Qualcomm Snapdragon SoCs (systems on a chip) power a large percentage of smart devices in use today. The company's own website notes that more than a billion devices use Snapdragon processors or modems. Unfortunately, many of these devices contain security flaws that could allow an attacker to gain root access. Gaining root access on a device is highly valuable; it allows the attacker access to various capabilities they would not have under normal circumstances.
We recently found vulnerabilities affecting Snapdragon-powered Android devices, which could be exploited by an attacker in order to gain root access on the target device simply by running a malicious app. These vulnerabilities have now been fixed by Google; we reported these problems to them privately to allow a patch to be created and distributed to the public. However, given the fragmented nature of vulnerability patching in the mobile and Internet of Things (IoT) space, many users will not be able to receive the needed security update and may continue to be at risk of, among others things, information exposure.
As the number of embedded SoCs in devices explode with the IoT growth, we anticipate that these kinds of vulnerabilities will become a bigger problem that will challenge the overall security posture of Internet of Things.
We discovered this particular vulnerability, which is described as a logic bug when an object within the kernel is freed. A node is deleted twice before it is freed. This causes an information leakage and a Use After Free issue in Android. (UAF issues are well-known for being at the heart of exploits, particularly in Internet Explorer.)

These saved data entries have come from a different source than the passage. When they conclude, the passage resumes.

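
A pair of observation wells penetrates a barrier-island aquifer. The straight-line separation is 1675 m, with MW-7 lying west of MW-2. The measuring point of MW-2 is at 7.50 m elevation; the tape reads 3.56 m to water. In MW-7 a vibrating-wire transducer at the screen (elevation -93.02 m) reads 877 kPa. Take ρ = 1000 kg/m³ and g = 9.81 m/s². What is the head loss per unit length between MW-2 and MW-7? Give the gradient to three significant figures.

Total head at MW-2: h = 7.50 − 3.56 = 3.94 m.
Pressure head at MW-7: ψ = P/(ρg) = 877×1000 / (1000 × 9.81) = 89.40 m.
Total head at MW-7: h = z + ψ = -93.02 + 89.40 = -3.62 m.
Head difference: h(MW-2) − h(MW-7) = 3.94 − (-3.62) = 7.56 m.
Hydraulic gradient: i = |Δh| / L = 7.56 / 1675 = 0.00451.

i ≈ 0.00451 m/m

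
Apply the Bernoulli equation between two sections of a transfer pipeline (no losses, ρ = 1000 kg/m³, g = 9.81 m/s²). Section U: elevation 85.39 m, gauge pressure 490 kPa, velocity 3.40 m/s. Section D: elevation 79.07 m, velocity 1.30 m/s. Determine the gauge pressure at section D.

P₂ ≈ 557 kPa

Pressure head at U: ψ₁ = P₁/(ρg) = 490×1000 / (1000 × 9.81) = 49.95 m.
Velocity heads: v₁²/2g = 3.40²/19.62 = 0.589 m; v₂²/2g = 1.30²/19.62 = 0.086 m.
Total head H = z₁ + ψ₁ + v₁²/2g = 85.39 + 49.95 + 0.589 = 135.93 m.
ψ₂ = H − z₂ − v₂²/2g = 135.93 − 79.07 − 0.086 = 56.77 m.
P₂ = ρgψ₂ = 1000 × 9.81 × 56.77 ≈ 557 kPa.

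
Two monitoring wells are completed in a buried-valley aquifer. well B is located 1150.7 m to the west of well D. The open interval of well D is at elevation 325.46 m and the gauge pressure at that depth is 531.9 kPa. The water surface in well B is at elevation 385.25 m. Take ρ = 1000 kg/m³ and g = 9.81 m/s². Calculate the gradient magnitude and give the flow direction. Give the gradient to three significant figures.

i ≈ 0.00484; groundwater flows toward the east

Pressure head at well D: ψ = P/(ρg) = 531.9×1000 / (1000 × 9.81) = 54.22 m.
Total head at well D: h = z + ψ = 325.46 + 54.22 = 379.68 m.
Total head at well B: h = 385.25 m (water level in the piezometer is the total head).
Head difference: h(well D) − h(well B) = 379.68 − 385.25 = -5.57 m.
Hydraulic gradient: i = |Δh| / L = 5.57 / 1150.7 = 0.00484.
Flow is from higher to lower head: from well B toward well D, i.e. toward the east.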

This particular vulnerability lies in the function get_krait_evtinfo. (Krait refers to the processor core used by several Snapdragon processors). The function returns an index for an array; however, the validation of the inputs of this function are not sufficient. As a result, when the array krait_functions is accessed by the functions krait_clearpmu and krait_evt_setup, an out-of-bounds access results. This can be useful as part of a multiple exploit attack.
Gaining root access
Using these two exploits, one can gain root access on a Snapdragon-powered Android device. This can be done via a malicious app on the device. To prevent further attacks that may target either the patched vulnerabilities or similar ones that have yet to be discovered, we are not disclosing the full details of this attack. We will disclose more details at my talk at the upcoming Hack In The Box security conference in the Netherlands, to be held in late May 2016.
What devices are vulnerable?
The system call perf_event_open (which is used by this attack) is open on most smart phones. However, vendors can heavily customize the kernel and SELinux policies of their devices, making it difficult to identify which devices are vulnerable.

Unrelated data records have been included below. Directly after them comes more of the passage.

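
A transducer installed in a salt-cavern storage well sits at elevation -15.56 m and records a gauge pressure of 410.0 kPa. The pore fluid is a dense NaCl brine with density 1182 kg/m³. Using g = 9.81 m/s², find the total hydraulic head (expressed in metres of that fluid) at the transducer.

h ≈ 19.80 m

ψ = P/(ρg) = 410.0×1000 / (1182 × 9.81) = 35.36 m.
h = z + ψ = -15.56 + 35.36 = 19.80 m.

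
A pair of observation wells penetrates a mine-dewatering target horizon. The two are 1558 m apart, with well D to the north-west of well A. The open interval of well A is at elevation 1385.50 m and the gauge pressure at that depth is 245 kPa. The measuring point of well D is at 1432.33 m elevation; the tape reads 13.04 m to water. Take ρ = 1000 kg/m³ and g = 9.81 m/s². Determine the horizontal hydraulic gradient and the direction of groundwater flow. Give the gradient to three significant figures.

i ≈ 0.00566; groundwater flows toward the south-east

Pressure head at well A: ψ = P/(ρg) = 245×1000 / (1000 × 9.81) = 24.97 m.
Total head at well A: h = z + ψ = 1385.50 + 24.97 = 1410.47 m.
Total head at well D: h = 1432.33 − 13.04 = 1419.29 m.
Head difference: h(well A) − h(well D) = 1410.47 − 1419.29 = -8.82 m.
Hydraulic gradient: i = |Δh| / L = 8.82 / 1558 = 0.00566.
Flow is from higher to lower head: from well D toward well A, i.e. toward the south-east.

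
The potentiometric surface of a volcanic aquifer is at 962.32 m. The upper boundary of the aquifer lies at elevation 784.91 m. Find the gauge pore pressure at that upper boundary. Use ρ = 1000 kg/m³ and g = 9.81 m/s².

Pressure head at the aquifer top: ψ = h − z = 962.32 − 784.91 = 177.41 m.
P = ρgψ = 1000 × 9.81 × 177.41 = 1740392 Pa ≈ 1740 kPa.

P ≈ 1740 kPa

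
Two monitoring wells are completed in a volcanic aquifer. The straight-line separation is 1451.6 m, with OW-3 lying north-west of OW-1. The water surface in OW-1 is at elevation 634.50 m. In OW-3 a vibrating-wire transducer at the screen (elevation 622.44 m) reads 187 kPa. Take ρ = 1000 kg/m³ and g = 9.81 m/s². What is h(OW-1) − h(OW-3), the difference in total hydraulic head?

Total head at OW-1: h = 634.50 m (water level in the piezometer is the total head).
Pressure head at OW-3: ψ = P/(ρg) = 187×1000 / (1000 × 9.81) = 19.06 m.
Total head at OW-3: h = z + ψ = 622.44 + 19.06 = 641.50 m.
Head difference: h(OW-1) − h(OW-3) = 634.50 − 641.50 = -7.00 m.

Δh ≈ -7.00 m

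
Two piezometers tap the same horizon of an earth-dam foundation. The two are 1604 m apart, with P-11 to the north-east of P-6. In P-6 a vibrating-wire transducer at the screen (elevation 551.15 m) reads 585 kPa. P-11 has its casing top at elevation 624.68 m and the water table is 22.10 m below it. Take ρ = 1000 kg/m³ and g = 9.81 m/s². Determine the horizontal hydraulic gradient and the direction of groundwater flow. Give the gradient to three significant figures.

Pressure head at P-6: ψ = P/(ρg) = 585×1000 / (1000 × 9.81) = 59.63 m.
Total head at P-6: h = z + ψ = 551.15 + 59.63 = 610.78 m.
Total head at P-11: h = 624.68 − 22.10 = 602.58 m.
Head difference: h(P-6) − h(P-11) = 610.78 − 602.58 = 8.20 m.
Hydraulic gradient: i = |Δh| / L = 8.20 / 1604 = 0.00511.
Flow is from higher to lower head: from P-6 toward P-11, i.e. toward the north-east.

i ≈ 0.00511; groundwater flows toward the north-east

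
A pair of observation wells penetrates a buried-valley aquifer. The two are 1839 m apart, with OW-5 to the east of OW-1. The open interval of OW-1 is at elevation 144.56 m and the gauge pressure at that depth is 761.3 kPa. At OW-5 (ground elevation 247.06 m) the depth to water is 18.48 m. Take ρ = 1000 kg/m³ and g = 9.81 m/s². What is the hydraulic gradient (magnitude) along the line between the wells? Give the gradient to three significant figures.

Pressure head at OW-1: ψ = P/(ρg) = 761.3×1000 / (1000 × 9.81) = 77.60 m.
Total head at OW-1: h = z + ψ = 144.56 + 77.60 = 222.16 m.
Total head at OW-5: h = 247.06 − 18.48 = 228.58 m.
Head difference: h(OW-1) − h(OW-5) = 222.16 − 228.58 = -6.42 m.
Hydraulic gradient: i = |Δh| / L = 6.42 / 1839 = 0.00349.

i ≈ 0.00349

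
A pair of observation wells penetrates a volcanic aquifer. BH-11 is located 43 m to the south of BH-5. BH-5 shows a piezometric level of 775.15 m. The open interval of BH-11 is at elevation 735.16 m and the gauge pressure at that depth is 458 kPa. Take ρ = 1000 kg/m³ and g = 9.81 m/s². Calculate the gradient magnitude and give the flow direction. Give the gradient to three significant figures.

Total head at BH-5: h = 775.15 m (water level in the piezometer is the total head).
Pressure head at BH-11: ψ = P/(ρg) = 458×1000 / (1000 × 9.81) = 46.69 m.
Total head at BH-11: h = z + ψ = 735.16 + 46.69 = 781.85 m.
Head difference: h(BH-5) − h(BH-11) = 775.15 − 781.85 = -6.70 m.
Hydraulic gradient: i = |Δh| / L = 6.70 / 43 = 0.156.
Flow is from higher to lower head: from BH-11 toward BH-5, i.e. toward the north.

i ≈ 0.156; groundwater flows toward the north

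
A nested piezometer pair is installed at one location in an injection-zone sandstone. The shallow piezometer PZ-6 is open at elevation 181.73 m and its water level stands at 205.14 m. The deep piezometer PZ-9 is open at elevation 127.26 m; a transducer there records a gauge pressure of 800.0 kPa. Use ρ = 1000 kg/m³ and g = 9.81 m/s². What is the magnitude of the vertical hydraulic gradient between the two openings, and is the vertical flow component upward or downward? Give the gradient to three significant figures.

|i_v| ≈ 0.0674; vertical flow is upward

Total head at PZ-6: h = 205.14 m (water level in the standpipe).
Pressure head at PZ-9: ψ = P/(ρg) = 800.0×1000 / (1000 × 9.81) = 81.55 m.
Total head at PZ-9: h = z + ψ = 127.26 + 81.55 = 208.81 m.
Δh = h(PZ-6) − h(PZ-9) = 205.14 − 208.81 = -3.67 m.
Vertical separation Δz = 181.73 − 127.26 = 54.47 m.
|i_v| = |Δh| / Δz = 3.67 / 54.47 = 0.0674.
Head is higher in the deep piezometer, so vertical flow is upward (discharge condition).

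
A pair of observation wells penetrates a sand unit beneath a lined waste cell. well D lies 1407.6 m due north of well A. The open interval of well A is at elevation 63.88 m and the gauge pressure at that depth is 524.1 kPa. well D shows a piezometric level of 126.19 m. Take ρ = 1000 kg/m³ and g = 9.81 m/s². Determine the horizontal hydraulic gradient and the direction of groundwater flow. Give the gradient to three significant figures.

Pressure head at well A: ψ = P/(ρg) = 524.1×1000 / (1000 × 9.81) = 53.43 m.
Total head at well A: h = z + ψ = 63.88 + 53.43 = 117.31 m.
Total head at well D: h = 126.19 m (water level in the piezometer is the total head).
Head difference: h(well A) − h(well D) = 117.31 − 126.19 = -8.88 m.
Hydraulic gradient: i = |Δh| / L = 8.88 / 1407.6 = 0.00631.
Flow is from higher to lower head: from well D toward well A, i.e. toward the south.

i ≈ 0.00631; groundwater flows toward the south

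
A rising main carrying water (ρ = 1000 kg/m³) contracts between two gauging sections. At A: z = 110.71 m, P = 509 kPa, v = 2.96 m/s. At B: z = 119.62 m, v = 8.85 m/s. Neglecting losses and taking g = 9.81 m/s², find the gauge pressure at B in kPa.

Pressure head at A: ψ₁ = P₁/(ρg) = 509×1000 / (1000 × 9.81) = 51.89 m.
Velocity heads: v₁²/2g = 2.96²/19.62 = 0.447 m; v₂²/2g = 8.85²/19.62 = 3.992 m.
Total head H = z₁ + ψ₁ + v₁²/2g = 110.71 + 51.89 + 0.447 = 163.05 m.
ψ₂ = H − z₂ − v₂²/2g = 163.05 − 119.62 − 3.992 = 39.44 m.
P₂ = ρgψ₂ = 1000 × 9.81 × 39.44 ≈ 387 kPa.

P₂ ≈ 387 kPa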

According to Google's February security bulletin, CVE-2016-0805 affects versions earlier than 4.4.4 to 6.0.1. We cannot comprehensively test all Android devices, but our own testing indicates the following devices are affected:
- Nexus 5
- Nexus 6
- Nexus 6P
- Samsung Galaxy Note Edge
We believe that any Snapdragon-powered Android device with a 3.10-version kernel is potentially at risk of this attack. As mentioned earlier, given that many of these devices are either no longer being patched or never received any patches in the first place, they would essentially be left in an insecure state without any patch forthcoming.
This attack allows an attacker to escalate the privileges of any code that is executed on a target device. However, this scenario still relies on the attacker getting his malicious code onto the device in the first place. Users should be very careful of installing apps from untrusted sources, especially those outside of the Play Store.
We advise Android users to check with the makers of their devices if an update is available that will fix these flaws.